Wären damit die drängendsten Probleme gelöst?

Nein, selbstverständlich sind weitergehende Maßnahmen zur Verkehrsentlastung denkbar und alle Möglichkeiten sollten von den Verantwortlichen geprüft und ausgeschöpft werden. Zudem ist unser Wunsch, dass die beteiligten Stellen alles versuchen, im Sinne einer tatsächlichen und nachhaltigen Entlastung der betroffenen Anlieger, die Verfahren insgesamt spürbar zu beschleunigen.

Welche Schritte sind aus Sicht der BI vorrangig zu machen, damit kurzfristig die Auflagen des Landes erfüllt werden?

Die bisherige Planung der ortsnahen Nordtrasse kann aus unserer Sicht so nicht bestehen bleiben, weil inzwischen durch Neubaumaßnahmen der erforderliche Platz dafür nicht mehr vorhanden ist.

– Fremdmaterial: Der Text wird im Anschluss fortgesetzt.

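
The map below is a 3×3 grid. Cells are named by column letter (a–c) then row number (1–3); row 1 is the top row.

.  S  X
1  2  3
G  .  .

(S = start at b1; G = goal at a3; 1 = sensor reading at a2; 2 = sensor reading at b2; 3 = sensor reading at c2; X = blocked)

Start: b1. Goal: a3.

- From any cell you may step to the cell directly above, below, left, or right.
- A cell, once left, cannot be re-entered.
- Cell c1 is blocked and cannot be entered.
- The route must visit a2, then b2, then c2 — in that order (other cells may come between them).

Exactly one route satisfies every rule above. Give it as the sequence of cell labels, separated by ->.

b1 -> a1 -> a2 -> b2 -> c2 -> c3 -> b3 -> a3

The waypoints must appear in the order a2, b2, c2, with no cell reused.
Route from b1: left 1 to a1, down 1 to a2, right 2 to c2, down 1 to c3, left 2 to a3 — 7 moves in all.
Check: order respected (1 at step 2, 2 at step 3, 3 at step 4).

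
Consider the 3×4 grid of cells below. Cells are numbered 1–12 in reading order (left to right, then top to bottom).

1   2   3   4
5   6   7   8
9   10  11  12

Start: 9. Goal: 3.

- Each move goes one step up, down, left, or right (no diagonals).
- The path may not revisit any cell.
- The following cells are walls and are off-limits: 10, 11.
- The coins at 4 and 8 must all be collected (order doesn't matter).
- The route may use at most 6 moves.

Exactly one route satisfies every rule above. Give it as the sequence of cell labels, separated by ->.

9 -> 5 -> 6 -> 7 -> 8 -> 4 -> 3

Any route must reach 4 and 8 and still end at 3 within 6 moves, so the order of the required stops is forced.
Route from 9: up to 5, 3× right (reaching 8), up to 4, left to 3 — 6 moves in all.
Check: all required cells visited; 6 ≤ 6 moves.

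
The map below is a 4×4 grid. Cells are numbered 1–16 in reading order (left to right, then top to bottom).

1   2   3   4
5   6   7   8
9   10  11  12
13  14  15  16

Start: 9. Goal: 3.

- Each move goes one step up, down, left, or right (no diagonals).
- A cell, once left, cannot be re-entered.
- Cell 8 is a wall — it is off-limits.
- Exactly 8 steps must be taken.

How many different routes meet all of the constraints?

Need simple routes of exactly 8 moves from 9 to 3 (Manhattan distance 4, so 2 moves are spent on a detour and 2 undoing it).
Branch systematically from the start, pruning whenever the remaining move budget drops below the Manhattan distance to 3 or differs from it in parity. Grouping the completions by first move — via 5: 2; via 13: 6; via 10: 3 — and summing: 2 + 6 + 3 = 11.
That gives 11 routes.

11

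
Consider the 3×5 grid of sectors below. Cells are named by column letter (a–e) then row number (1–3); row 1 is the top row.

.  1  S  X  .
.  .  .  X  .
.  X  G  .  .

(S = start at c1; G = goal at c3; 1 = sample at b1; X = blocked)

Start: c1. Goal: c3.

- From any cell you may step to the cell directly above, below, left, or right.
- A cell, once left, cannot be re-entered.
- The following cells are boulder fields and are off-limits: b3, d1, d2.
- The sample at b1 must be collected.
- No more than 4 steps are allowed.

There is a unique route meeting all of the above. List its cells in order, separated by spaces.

Any route must reach b1 and still end at c3 within 4 moves, so the order of the required stops is forced.
Route from c1: left 1 to b1, down 1 to b2, right 1 to c2, down 1 to c3 — 4 moves in all.
Check: all required cells visited; 4 ≤ 4 moves.

c1 b1 b2 c2 c3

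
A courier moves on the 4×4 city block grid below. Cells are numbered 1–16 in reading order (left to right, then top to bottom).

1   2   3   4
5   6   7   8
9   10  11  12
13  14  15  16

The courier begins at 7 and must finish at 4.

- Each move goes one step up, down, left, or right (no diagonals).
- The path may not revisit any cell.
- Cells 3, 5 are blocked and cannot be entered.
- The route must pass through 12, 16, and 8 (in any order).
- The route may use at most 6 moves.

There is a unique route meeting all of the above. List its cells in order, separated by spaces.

7 11 15 16 12 8 4

Any route must reach 12, 16, and 8 and still end at 4 within 6 moves, so the order of the required stops is forced.
Route from 7: down 2 to 15, right 1 to 16, up 3 to 4 — 6 moves in all.
Check: all required cells visited; 6 ≤ 6 moves.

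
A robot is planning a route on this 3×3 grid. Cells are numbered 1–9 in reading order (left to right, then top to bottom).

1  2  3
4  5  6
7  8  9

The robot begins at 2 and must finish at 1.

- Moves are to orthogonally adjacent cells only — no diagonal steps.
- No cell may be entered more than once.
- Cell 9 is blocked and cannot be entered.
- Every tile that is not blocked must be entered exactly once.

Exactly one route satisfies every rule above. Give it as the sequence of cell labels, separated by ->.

2 -> 3 -> 6 -> 5 -> 8 -> 7 -> 4 -> 1

Need to visit all 8 open cells exactly once, starting at 2 and ending at 1.
Route from 2: right to 3, down to 6, left to 5, down to 8, left to 7, 2× up (reaching 1) — 7 moves in all.
Check: all 8 open cells covered.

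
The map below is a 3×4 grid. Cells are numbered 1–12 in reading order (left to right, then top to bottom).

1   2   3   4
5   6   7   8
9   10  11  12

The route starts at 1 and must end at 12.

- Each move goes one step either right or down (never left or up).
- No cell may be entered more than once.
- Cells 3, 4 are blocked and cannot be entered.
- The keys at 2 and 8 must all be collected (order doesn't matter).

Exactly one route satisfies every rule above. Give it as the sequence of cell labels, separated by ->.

Moves only go right or down, so the column and row indices never decrease.
Route from 1: right to 2, down to 6, 2× right (reaching 8), down to 12 — 5 moves in all.
Check: all required cells visited.

1 -> 2 -> 6 -> 7 -> 8 -> 12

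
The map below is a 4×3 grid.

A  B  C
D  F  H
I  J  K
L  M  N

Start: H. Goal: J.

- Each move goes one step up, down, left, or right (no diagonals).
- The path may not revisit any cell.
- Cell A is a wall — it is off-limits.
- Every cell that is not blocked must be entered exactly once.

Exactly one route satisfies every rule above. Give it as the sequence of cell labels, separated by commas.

H, C, B, F, D, I, L, M, N, K, J

Need to visit all 11 open cells exactly once, starting at H and ending at J.
Cell D has only two open neighbours (I and F), so the path must pass straight through it: one of those is the cell it's entered from and the other is where it exits.
Route from H: up to C, left to B, down to F, left to D, 2× down (reaching L), 2× right (reaching N), up to K, left to J — 10 moves in all.
Check: all 11 open cells covered.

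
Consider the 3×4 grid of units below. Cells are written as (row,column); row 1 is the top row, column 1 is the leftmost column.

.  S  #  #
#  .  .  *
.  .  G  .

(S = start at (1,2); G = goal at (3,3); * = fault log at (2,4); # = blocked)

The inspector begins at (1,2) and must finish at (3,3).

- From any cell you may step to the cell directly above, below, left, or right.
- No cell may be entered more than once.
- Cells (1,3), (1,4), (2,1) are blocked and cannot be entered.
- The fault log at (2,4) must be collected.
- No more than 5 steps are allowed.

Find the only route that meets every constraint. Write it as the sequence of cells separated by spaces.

(1,2) (2,2) (2,3) (2,4) (3,4) (3,3)

Any route must reach (2,4) and still end at (3,3) within 5 moves, so the order of the required stops is forced.
Route from (1,2): down 1 to (2,2), right 2 to (2,4), down 1 to (3,4), left 1 to (3,3) — 5 moves in all.
Check: all required cells visited; 5 ≤ 5 moves.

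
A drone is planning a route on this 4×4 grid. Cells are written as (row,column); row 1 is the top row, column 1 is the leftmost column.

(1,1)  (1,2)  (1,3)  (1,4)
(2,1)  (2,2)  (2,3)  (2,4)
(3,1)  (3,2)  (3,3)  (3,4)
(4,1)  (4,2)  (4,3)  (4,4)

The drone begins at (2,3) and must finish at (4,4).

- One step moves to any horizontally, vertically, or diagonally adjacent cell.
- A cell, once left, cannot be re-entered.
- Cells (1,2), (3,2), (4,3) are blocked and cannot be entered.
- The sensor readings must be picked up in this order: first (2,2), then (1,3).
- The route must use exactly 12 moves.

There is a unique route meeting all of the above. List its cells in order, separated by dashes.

The waypoints must appear in the order (2,2), (1,3), with no cell reused.
Route from (2,3): down 1 to (3,3), down-left 1 to (4,2), left 1 to (4,1), up 3 to (1,1), down-right 1 to (2,2), up-right 1 to (1,3), right 1 to (1,4), down 3 to (4,4) — 12 moves in all.
Check: order respected ((2,2) at step 7, (1,3) at step 8); 12 moves as required.

(2,3) - (3,3) - (4,2) - (4,1) - (3,1) - (2,1) - (1,1) - (2,2) - (1,3) - (1,4) - (2,4) - (3,4) - (4,4)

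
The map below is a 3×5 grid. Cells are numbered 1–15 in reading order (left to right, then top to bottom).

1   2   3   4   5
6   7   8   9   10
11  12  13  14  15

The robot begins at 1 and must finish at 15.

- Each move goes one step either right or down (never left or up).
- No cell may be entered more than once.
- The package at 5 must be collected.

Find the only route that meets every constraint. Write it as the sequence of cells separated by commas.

1, 2, 3, 4, 5, 10, 15

Moves only go right or down, so the column and row indices never decrease.
Route from 1: right 4 to 5, down 2 to 15 — 6 moves in all.
Check: all required cells visited.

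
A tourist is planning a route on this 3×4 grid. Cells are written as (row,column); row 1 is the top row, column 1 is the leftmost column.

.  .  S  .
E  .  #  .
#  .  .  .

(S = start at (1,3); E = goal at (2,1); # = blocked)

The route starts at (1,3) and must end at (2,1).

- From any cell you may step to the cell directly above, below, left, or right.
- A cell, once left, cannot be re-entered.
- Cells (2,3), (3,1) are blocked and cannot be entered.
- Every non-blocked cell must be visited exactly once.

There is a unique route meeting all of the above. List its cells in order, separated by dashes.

Need to visit all 10 open cells exactly once, starting at (1,3) and ending at (2,1).
Cell (3,4) has only two open neighbours ((2,4) and (3,3)), so the path must pass straight through it: one of those is the cell it's entered from and the other is where it exits.
Route from (1,3): right 1 to (1,4), down 2 to (3,4), left 2 to (3,2), up 2 to (1,2), left 1 to (1,1), down 1 to (2,1) — 9 moves in all.
Check: all 10 open cells covered.

(1,3) - (1,4) - (2,4) - (3,4) - (3,3) - (3,2) - (2,2) - (1,2) - (1,1) - (2,1)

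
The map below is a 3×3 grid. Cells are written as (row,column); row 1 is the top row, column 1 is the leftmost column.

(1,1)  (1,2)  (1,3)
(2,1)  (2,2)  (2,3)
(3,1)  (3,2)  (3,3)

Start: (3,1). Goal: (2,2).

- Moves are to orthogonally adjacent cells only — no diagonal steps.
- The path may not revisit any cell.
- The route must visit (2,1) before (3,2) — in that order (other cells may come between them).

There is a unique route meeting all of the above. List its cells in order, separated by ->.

(3,1) -> (2,1) -> (1,1) -> (1,2) -> (1,3) -> (2,3) -> (3,3) -> (3,2) -> (2,2)

The waypoints must appear in the order (2,1), (3,2), with no cell reused.
Route from (3,1): up 2 to (1,1), right 2 to (1,3), down 2 to (3,3), left 1 to (3,2), up 1 to (2,2) — 8 moves in all.
Check: order respected ((2,1) at step 1, (3,2) at step 7).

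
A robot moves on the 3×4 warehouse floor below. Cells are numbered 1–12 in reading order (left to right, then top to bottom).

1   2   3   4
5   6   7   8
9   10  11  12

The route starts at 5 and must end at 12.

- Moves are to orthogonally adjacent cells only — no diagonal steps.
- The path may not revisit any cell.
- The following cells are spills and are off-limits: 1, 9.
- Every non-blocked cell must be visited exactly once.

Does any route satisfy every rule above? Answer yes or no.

Colour the cells like a checkerboard: each orthogonal step flips colour, so a Hamiltonian route alternates colours. Here there are 4 cells of one colour and 6 of the other, with start on the same colour as the goal — the counts and endpoints can't be arranged into an alternating sequence of length 10, so no Hamiltonian route exists.

no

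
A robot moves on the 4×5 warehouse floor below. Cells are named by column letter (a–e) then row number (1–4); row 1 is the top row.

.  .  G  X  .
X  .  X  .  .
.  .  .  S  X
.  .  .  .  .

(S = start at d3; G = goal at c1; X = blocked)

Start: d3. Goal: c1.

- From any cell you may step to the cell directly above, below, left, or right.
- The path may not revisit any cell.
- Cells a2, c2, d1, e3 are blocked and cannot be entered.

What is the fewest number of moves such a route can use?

5

The Manhattan distance from d3 to c1 is |3−1| + |4−3| = 3, so at least 3 moves are needed.
That bound ignores the blocked cells. Measuring each leg by the fewest moves that actually steer around them (d3→c1: 5) raises the lower bound to 5.
A route of 5 moves exists: d3 → c3 → b3 → b2 → b1 → c1.
Since 5 matches that lower bound, it is optimal.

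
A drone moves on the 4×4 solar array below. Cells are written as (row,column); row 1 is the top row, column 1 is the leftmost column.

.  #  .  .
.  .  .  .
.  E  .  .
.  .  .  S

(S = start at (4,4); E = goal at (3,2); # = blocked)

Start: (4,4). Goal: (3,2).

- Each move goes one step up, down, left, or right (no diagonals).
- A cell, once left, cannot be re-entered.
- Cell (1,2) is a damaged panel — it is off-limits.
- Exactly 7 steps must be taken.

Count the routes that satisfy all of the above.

Need simple routes of exactly 7 moves from (4,4) to (3,2) (Manhattan distance 3, so 2 moves are spent on a detour and 2 undoing it).
Branch systematically from the start, pruning whenever the remaining move budget drops below the Manhattan distance to (3,2) or differs from it in parity. Grouping the completions by first move — via (3,4): 6; via (4,3): 3 — and summing: 6 + 3 = 9.
That gives 9 routes.

9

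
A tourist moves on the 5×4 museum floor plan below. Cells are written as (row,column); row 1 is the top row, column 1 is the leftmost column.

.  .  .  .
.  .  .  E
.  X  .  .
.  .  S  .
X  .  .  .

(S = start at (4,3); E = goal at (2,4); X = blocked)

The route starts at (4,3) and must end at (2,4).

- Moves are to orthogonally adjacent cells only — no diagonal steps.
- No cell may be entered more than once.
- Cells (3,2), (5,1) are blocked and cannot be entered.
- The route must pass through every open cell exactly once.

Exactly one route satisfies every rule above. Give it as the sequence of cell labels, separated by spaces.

(4,3) (3,3) (3,4) (4,4) (5,4) (5,3) (5,2) (4,2) (4,1) (3,1) (2,1) (1,1) (1,2) (2,2) (2,3) (1,3) (1,4) (2,4)

Need to visit all 18 open cells exactly once, starting at (4,3) and ending at (2,4).
Route from (4,3): up 1 to (3,3), right 1 to (3,4), down 2 to (5,4), left 2 to (5,2), up 1 to (4,2), left 1 to (4,1), up 3 to (1,1), right 1 to (1,2), down 1 to (2,2), right 1 to (2,3), up 1 to (1,3), right 1 to (1,4), down 1 to (2,4) — 17 moves in all.
Check: all 18 open cells covered.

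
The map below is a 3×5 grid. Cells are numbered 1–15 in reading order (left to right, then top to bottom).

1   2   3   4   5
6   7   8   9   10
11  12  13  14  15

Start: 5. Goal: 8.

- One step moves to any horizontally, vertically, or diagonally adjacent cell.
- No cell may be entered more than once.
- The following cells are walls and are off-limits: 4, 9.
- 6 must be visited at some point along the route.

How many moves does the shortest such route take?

Any route passes through 6 somewhere between 5 and 8. Summing Chebyshev distances along the two legs (5 → 6 → 8) gives a lower bound of 4 + 2 = 6 moves.
That bound ignores the blocked cells. Measuring each leg by the fewest moves that actually steer around them (5→6: 5; 6→8: 2) raises the lower bound to 7.
A route of 7 moves exists: 5 → 10 → 14 → 13 → 7 → 6 → 2 → 8.
Since 7 matches that lower bound, it is optimal.

7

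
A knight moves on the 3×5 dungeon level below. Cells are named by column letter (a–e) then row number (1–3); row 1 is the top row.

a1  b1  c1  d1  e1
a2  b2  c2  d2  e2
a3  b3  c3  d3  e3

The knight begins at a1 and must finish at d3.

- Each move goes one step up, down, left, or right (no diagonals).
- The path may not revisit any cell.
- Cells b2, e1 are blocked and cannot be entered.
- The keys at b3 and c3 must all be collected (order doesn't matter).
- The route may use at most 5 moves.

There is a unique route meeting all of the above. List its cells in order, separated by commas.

a1, a2, a3, b3, c3, d3

The 5-move cap with required stops at b3, c3 leaves no slack for detours.
Route from a1: down 2 to a3, right 3 to d3 — 5 moves in all.
Check: all required cells visited; 5 ≤ 5 moves.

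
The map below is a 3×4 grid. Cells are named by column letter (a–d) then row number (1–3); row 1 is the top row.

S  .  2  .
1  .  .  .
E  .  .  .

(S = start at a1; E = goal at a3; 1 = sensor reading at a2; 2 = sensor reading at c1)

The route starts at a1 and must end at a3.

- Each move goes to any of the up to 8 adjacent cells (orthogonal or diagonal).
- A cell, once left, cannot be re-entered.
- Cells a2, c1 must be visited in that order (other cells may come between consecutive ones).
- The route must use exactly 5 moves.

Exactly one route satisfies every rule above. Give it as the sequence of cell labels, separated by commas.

a1, a2, b1, c1, b2, a3

The waypoints must appear in the order a2, c1, with no cell reused.
Route from a1: down to a2, up-right to b1, right to c1, 2× down-left (reaching a3) — 5 moves in all.
Check: order respected (1 at step 1, 2 at step 3); 5 moves as required.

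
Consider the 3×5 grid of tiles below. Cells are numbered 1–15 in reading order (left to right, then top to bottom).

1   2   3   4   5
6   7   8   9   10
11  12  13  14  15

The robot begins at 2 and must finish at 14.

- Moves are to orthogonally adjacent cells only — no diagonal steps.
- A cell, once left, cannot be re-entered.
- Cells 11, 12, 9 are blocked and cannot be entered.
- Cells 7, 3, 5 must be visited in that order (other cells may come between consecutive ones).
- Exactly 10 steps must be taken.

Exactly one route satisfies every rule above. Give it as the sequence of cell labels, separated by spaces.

The waypoints must appear in the order 7, 3, 5, with no cell reused.
Route from 2: left to 1, down to 6, 2× right (reaching 8), up to 3, 2× right (reaching 5), 2× down (reaching 15), left to 14 — 10 moves in all.
Check: order respected (7 at step 3, 3 at step 5, 5 at step 7); 10 moves as required.

2 1 6 7 8 3 4 5 10 15 14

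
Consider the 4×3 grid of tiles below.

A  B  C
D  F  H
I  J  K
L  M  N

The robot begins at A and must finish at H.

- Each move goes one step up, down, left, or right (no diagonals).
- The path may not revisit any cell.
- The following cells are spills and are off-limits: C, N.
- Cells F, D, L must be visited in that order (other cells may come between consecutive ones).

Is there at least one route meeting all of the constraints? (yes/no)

yes

One route that works: A → B → F → D → I → L → M → J → K → H.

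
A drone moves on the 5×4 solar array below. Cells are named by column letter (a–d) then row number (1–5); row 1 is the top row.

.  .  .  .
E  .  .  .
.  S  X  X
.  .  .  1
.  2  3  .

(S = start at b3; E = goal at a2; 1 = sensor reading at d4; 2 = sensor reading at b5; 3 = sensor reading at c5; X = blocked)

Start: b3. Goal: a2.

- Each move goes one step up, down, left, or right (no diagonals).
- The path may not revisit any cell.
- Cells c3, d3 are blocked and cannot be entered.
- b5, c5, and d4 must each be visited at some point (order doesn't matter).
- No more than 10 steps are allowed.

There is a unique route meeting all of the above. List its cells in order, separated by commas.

b3, b4, c4, d4, d5, c5, b5, a5, a4, a3, a2

The 10-move cap with required stops at b5, c5, d4 leaves no slack for detours.
Route from b3: down to b4, 2× right (reaching d4), down to d5, 3× left (reaching a5), 3× up (reaching a2) — 10 moves in all.
Check: all required cells visited; 10 ≤ 10 moves.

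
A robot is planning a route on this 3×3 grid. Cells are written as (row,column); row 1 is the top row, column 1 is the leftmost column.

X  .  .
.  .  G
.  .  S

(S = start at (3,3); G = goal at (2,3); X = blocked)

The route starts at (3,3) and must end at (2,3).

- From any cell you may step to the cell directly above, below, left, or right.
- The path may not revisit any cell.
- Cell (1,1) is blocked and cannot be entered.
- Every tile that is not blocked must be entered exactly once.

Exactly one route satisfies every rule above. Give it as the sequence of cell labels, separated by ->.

(3,3) -> (3,2) -> (3,1) -> (2,1) -> (2,2) -> (1,2) -> (1,3) -> (2,3)

Need to visit all 8 open cells exactly once, starting at (3,3) and ending at (2,3).
Cell (1,2) has only two open neighbours ((2,2) and (1,3)), so the path must pass straight through it: one of those is the cell it's entered from and the other is where it exits.
Route from (3,3): 2× left (reaching (3,1)), up to (2,1), right to (2,2), up to (1,2), right to (1,3), down to (2,3) — 7 moves in all.
Check: all 8 open cells covered.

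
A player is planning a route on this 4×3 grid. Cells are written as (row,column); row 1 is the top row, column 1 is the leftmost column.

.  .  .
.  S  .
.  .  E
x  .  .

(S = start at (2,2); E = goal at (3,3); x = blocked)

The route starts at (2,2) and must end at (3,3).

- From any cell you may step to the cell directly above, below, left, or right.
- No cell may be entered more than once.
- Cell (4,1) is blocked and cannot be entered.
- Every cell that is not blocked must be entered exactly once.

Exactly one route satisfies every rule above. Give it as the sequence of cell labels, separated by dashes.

(2,2) - (2,3) - (1,3) - (1,2) - (1,1) - (2,1) - (3,1) - (3,2) - (4,2) - (4,3) - (3,3)

Need to visit all 11 open cells exactly once, starting at (2,2) and ending at (3,3).
Cell (4,3) has only two open neighbours ((3,3) and (4,2)), so the path must pass straight through it: one of those is the cell it's entered from and the other is where it exits.
Route from (2,2): right 1 to (2,3), up 1 to (1,3), left 2 to (1,1), down 2 to (3,1), right 1 to (3,2), down 1 to (4,2), right 1 to (4,3), up 1 to (3,3) — 10 moves in all.
Check: all 11 open cells covered.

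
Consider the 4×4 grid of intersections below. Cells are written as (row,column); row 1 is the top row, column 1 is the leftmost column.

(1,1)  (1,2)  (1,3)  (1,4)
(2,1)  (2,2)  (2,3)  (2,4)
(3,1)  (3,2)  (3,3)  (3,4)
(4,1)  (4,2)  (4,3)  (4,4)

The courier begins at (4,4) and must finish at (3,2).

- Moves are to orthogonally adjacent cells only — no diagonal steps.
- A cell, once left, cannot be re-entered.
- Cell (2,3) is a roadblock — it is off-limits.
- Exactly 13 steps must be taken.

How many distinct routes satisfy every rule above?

6

Need simple routes of exactly 13 moves from (4,4) to (3,2) (Manhattan distance 3, so 5 moves are spent on a detour and 5 undoing it).
Enumerating: (4,4) (3,4) (2,4) (1,4) (1,3) (1,2) (2,2) (2,1) (3,1) (4,1) (4,2) (4,3) (3,3) (3,2) | (4,4) (3,4) (2,4) (1,4) (1,3) (1,2) (1,1) (2,1) (3,1) (4,1) (4,2) (4,3) (3,3) (3,2) | (4,4) (4,3) (3,3) (3,4) (2,4) (1,4) (1,3) (1,2) (2,2) (2,1) (3,1) (4,1) (4,2) (3,2) | (4,4) (4,3) (3,3) (3,4) (2,4) (1,4) (1,3) (1,2) (1,1) (2,1) (3,1) (4,1) (4,2) (3,2) | (4,4) (4,3) (4,2) (4,1) (3,1) (2,1) (1,1) (1,2) (1,3) (1,4) (2,4) (3,4) (3,3) (3,2) | (4,4) (4,3) (4,2) (4,1) (3,1) (2,1) (2,2) (1,2) (1,3) (1,4) (2,4) (3,4) (3,3) (3,2).
That gives 6 routes.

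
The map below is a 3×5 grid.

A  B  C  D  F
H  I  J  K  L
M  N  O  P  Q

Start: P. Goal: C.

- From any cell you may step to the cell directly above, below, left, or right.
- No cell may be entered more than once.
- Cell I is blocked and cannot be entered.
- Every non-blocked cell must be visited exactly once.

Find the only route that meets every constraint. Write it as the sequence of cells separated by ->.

Need to visit all 14 open cells exactly once, starting at P and ending at C.
Cell Q has only two open neighbours (L and P), so the path must pass straight through it: one of those is the cell it's entered from and the other is where it exits.
Route from P: right to Q, 2× up (reaching F), left to D, down to K, left to J, down to O, 2× left (reaching M), 2× up (reaching A), 2× right (reaching C) — 13 moves in all.
Check: all 14 open cells covered.

P -> Q -> L -> F -> D -> K -> J -> O -> N -> M -> H -> A -> B -> C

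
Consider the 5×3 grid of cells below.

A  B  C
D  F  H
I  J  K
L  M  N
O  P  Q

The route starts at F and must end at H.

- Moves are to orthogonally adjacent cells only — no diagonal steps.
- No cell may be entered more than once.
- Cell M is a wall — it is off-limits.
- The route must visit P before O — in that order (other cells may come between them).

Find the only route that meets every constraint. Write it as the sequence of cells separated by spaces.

The waypoints must appear in the order P, O, with no cell reused.
Route from F: down to J, right to K, 2× down (reaching Q), 2× left (reaching O), 4× up (reaching A), 2× right (reaching C), down to H — 13 moves in all.
Check: order respected (P at step 5, O at step 6).

F J K N Q P O L I D A B C H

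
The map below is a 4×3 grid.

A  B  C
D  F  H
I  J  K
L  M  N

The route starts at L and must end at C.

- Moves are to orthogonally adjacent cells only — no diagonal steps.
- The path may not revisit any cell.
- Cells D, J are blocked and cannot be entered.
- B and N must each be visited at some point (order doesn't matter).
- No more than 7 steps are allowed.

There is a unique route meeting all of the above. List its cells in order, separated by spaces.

L M N K H F B C

The 7-move cap with required stops at B, N leaves no slack for detours.
Route from L: right 2 to N, up 2 to H, left 1 to F, up 1 to B, right 1 to C — 7 moves in all.
Check: all required cells visited; 7 ≤ 7 moves.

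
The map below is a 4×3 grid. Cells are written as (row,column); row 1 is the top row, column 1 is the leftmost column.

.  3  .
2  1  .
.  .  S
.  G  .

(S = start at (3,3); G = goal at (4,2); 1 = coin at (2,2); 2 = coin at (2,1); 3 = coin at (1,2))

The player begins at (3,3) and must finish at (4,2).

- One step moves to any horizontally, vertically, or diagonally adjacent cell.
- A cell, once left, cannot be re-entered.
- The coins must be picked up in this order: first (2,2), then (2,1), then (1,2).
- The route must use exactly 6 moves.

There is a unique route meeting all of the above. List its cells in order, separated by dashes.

(3,3) - (2,2) - (2,1) - (1,2) - (2,3) - (3,2) - (4,2)

The waypoints must appear in the order (2,2), (2,1), (1,2), with no cell reused.
Route from (3,3): up-left to (2,2), left to (2,1), up-right to (1,2), down-right to (2,3), down-left to (3,2), down to (4,2) — 6 moves in all.
Check: order respected (1 at step 1, 2 at step 2, 3 at step 3); 6 moves as required.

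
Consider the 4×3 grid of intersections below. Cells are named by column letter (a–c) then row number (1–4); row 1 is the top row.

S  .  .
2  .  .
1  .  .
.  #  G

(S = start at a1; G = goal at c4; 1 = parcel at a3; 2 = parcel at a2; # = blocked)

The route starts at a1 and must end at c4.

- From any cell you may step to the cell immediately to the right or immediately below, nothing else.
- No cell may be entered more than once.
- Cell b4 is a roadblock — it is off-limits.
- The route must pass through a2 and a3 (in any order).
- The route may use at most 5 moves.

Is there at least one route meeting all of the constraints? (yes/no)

One route that works: a1 → a2 → a3 → b3 → c3 → c4.

yes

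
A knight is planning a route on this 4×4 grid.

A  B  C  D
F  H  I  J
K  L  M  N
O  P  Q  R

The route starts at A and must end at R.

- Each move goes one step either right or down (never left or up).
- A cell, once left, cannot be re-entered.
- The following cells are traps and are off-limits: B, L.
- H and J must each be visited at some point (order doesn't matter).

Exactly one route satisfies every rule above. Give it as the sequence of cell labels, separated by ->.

A -> F -> H -> I -> J -> N -> R

Moves only go right or down, so the column and row indices never decrease.
Route from A: down 1 to F, right 3 to J, down 2 to R — 6 moves in all.
Check: all required cells visited.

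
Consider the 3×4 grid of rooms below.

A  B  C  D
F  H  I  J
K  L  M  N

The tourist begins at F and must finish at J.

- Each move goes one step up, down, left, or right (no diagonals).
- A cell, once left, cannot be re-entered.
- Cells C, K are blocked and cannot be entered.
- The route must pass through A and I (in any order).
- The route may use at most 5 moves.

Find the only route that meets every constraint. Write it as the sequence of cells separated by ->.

The 5-move cap with required stops at A, I leaves no slack for detours.
Route from F: up to A, right to B, down to H, 2× right (reaching J) — 5 moves in all.
Check: all required cells visited; 5 ≤ 5 moves.

F -> A -> B -> H -> I -> J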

Zudem würden die Emissionen mit der bestehenden Planung lediglich innerhalb des Ortes verlagert werden. Auch haben sich bereits Widerstände geregt, die in Form einer Gegen-BI die Umsetzung der alten Planung verhindern wollen. Wir sehen dadurch die vom Land geforderte Rechtssicherheit infrage gestellt.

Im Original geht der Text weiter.